EXCLUSIVE: The coronavirus epidemic must be “under control” and testing be frequent and accurate before it’s safe for actors and stage managers to return to work, the executive director of Actors’ Equity Association, Mary McColl, wrote to members today.
Other conditions McColl cited before members can return to the theater: that there must be “few new cases in the area and contact tracing” — which involves identifying people who’ve had contact with an infected person; that “individuals who may be infectious can be readily identified and isolated;” rehearsals, auditions, performances and theaters themselves “may need to change;” and that efforts to control exposure to Covid-19 be “collaborative,” involving union members and employers.
McColl didn’t elaborate on the conditions in her email, which was obtained by Broadway Journal. They were recommended by a consultant, David Michaels, an epidemiologist and former Assistant Secretary of Labor for Occupational Safety and Health under President Obama.
“Right now, it is clear that these four considerations have not been met in any part of the country,” McColl wrote. “As things change, we’ll approach the return to work on a place-by-place basis. Some parts of the country may be at a lower risk level for you to go back to work before others.”
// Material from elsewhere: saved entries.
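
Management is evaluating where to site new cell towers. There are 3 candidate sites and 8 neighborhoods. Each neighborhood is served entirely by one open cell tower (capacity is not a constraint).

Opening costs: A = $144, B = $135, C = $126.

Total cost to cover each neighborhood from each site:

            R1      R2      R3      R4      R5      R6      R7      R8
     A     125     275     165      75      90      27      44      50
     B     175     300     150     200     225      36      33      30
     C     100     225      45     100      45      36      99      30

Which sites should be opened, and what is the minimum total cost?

For any fixed open set, each neighborhood goes to its cheapest open site; total = fixed + service.
{C}: R1→C 100, R2→C 225, R3→C 45, R4→C 100, R5→C 45, R6→C 36, R7→C 99, R8→C 30. Service 680; fixed 126; total 806.
{A, C}: service 591 + fixed 270 = 861
{B, C}: R1→C 100, R2→C 225, R3→C 45, R4→C 100, R5→C 45, R6→B 36, R7→B 33, R8→B 30. Service 614; fixed 261; total 875.
{A, B, C}: R1→C 100, R2→C 225, R3→C 45, R4→A 75, R5→C 45, R6→A 27, R7→B 33, R8→B 30. Service 580; fixed 405; total 985.
No other subset beats 806.

Open C only; minimum total cost 806.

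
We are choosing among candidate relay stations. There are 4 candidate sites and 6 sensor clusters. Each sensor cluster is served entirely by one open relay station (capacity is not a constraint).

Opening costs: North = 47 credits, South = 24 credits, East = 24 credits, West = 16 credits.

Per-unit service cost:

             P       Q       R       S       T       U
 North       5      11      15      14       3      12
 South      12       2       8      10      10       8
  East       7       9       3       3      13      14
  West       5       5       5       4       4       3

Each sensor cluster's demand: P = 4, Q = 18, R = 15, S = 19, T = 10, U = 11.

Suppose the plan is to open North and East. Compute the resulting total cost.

Total cost: 517

Each sensor cluster is assigned to its cheapest site among the open ones.
{North, East}: P→North 5·4=20, Q→East 9·18=162, R→East 3·15=45, S→East 3·19=57, T→North 3·10=30, U→North 12·11=132. Service 446; fixed 71; total 517.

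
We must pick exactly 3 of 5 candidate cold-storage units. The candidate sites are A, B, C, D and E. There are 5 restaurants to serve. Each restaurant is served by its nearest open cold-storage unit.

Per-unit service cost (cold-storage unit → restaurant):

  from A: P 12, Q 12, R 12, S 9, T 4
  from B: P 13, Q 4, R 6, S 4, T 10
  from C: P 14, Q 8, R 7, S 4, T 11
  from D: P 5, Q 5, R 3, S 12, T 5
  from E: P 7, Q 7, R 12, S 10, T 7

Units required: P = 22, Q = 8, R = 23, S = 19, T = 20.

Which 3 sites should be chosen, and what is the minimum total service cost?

Choose A, B and D; total service cost 367.

With exactly 3 open, each restaurant uses its cheapest among the chosen.
{A, B, D}: P→D 5·22=110, Q→B 4·8=32, R→D 3·23=69, S→B 4·19=76, T→A 4·20=80. Service cost 367.
{A, C, D}: service cost 375
{B, C, D}: service cost 387
Among all 10 size-3 choices, {A, B, D} is lowest.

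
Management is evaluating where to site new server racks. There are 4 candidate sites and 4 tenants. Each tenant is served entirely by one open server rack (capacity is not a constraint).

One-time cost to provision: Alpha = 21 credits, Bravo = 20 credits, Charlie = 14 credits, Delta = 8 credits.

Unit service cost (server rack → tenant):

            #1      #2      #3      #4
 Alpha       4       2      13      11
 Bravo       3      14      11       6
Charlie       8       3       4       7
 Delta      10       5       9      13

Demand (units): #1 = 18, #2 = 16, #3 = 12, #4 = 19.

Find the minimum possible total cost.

Minimum total cost: 298

For any fixed open set, each tenant goes to its cheapest open site; total = fixed + service.
{Bravo, Charlie}: #1→Bravo 3·18=54, #2→Charlie 3·16=48, #3→Charlie 4·12=48, #4→Bravo 6·19=114. Service 264; fixed 34; total 298.
{Alpha, Bravo, Charlie}: #1→Bravo 3·18=54, #2→Alpha 2·16=32, #3→Charlie 4·12=48, #4→Bravo 6·19=114. Service 248; fixed 55; total 303.
{Bravo, Charlie, Delta}: service 264 + fixed 42 = 306
{Alpha, Bravo, Charlie, Delta}: service 248 + fixed 63 = 311
No other subset beats 298.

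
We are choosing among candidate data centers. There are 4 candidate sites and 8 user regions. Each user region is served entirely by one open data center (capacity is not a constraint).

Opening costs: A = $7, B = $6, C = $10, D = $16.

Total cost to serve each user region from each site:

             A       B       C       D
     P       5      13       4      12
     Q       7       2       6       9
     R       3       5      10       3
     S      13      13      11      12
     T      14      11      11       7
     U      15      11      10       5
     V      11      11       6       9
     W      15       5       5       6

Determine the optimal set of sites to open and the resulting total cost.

Open B and C; minimum total cost 70.

For any fixed open set, each user region goes to its cheapest open site; total = fixed + service.
{B, C}: P→C 4, Q→B 2, R→B 5, S→C 11, T→B 11, U→C 10, V→C 6, W→B 5. Service 54; fixed 16; total 70.
{A, C}: P→C 4, Q→C 6, R→A 3, S→C 11, T→C 11, U→C 10, V→C 6, W→C 5. Service 56; fixed 17; total 73.
{C}: P→C 4, Q→C 6, R→C 10, S→C 11, T→C 11, U→C 10, V→C 6, W→C 5. Service 63; fixed 10; total 73.
{A, B, C, D}: service 43 + fixed 39 = 82
No other subset beats 70.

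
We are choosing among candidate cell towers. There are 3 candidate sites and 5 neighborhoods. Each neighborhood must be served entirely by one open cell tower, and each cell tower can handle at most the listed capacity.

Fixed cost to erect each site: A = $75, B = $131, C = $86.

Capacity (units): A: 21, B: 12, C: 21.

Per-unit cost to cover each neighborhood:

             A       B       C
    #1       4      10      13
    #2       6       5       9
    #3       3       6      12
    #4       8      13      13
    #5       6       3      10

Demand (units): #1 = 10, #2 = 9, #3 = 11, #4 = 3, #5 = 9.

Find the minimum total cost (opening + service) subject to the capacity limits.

Minimum total cost: 444

Open {A, C}: #1→A 4·10=40, #2→C 9·9=81, #3→A 3·11=33, #4→C 13·3=39, #5→C 10·9=90.
Loads: A carries 21/21, C carries 21/21. Service 283; fixed 161; total 444.
Next best feasible plan costs 512.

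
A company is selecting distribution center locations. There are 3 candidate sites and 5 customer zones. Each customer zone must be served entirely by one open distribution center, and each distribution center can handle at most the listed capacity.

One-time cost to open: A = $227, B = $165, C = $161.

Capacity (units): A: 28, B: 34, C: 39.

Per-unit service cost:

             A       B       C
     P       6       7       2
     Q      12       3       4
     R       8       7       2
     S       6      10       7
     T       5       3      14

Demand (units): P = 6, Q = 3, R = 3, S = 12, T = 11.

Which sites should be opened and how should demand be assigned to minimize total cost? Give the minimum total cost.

Open {C}: P→C 2·6=12, Q→C 4·3=12, R→C 2·3=6, S→C 7·12=84, T→C 14·11=154.
Loads: C carries 35/39. Service 268; fixed 161; total 429.
Next best feasible plan costs 470.

Minimum total cost: 429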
Gov. Andrew Cuomo shut down Broadway on March 12 under pressure from McColl, who had tweeted that any response from government “must put the workers first and protect the actors, stage managers and everyone who works in the theater.”
To-date, some 100,000 people have died from the coronavirus outbreak in the U.S. The number of new cases is rising in some parts of the country, including Arkansas and North Carolina, and falling in others, including New York and New Jersey.
Charlotte St. Martin, president of the Broadway League, which represents producers and theater owners, said in an interview with the Daily Beast published on Monday that she believes that Broadway will reopen in January 2021. The industry is currently offering refunds to ticket holders for cancelled performances through the summer.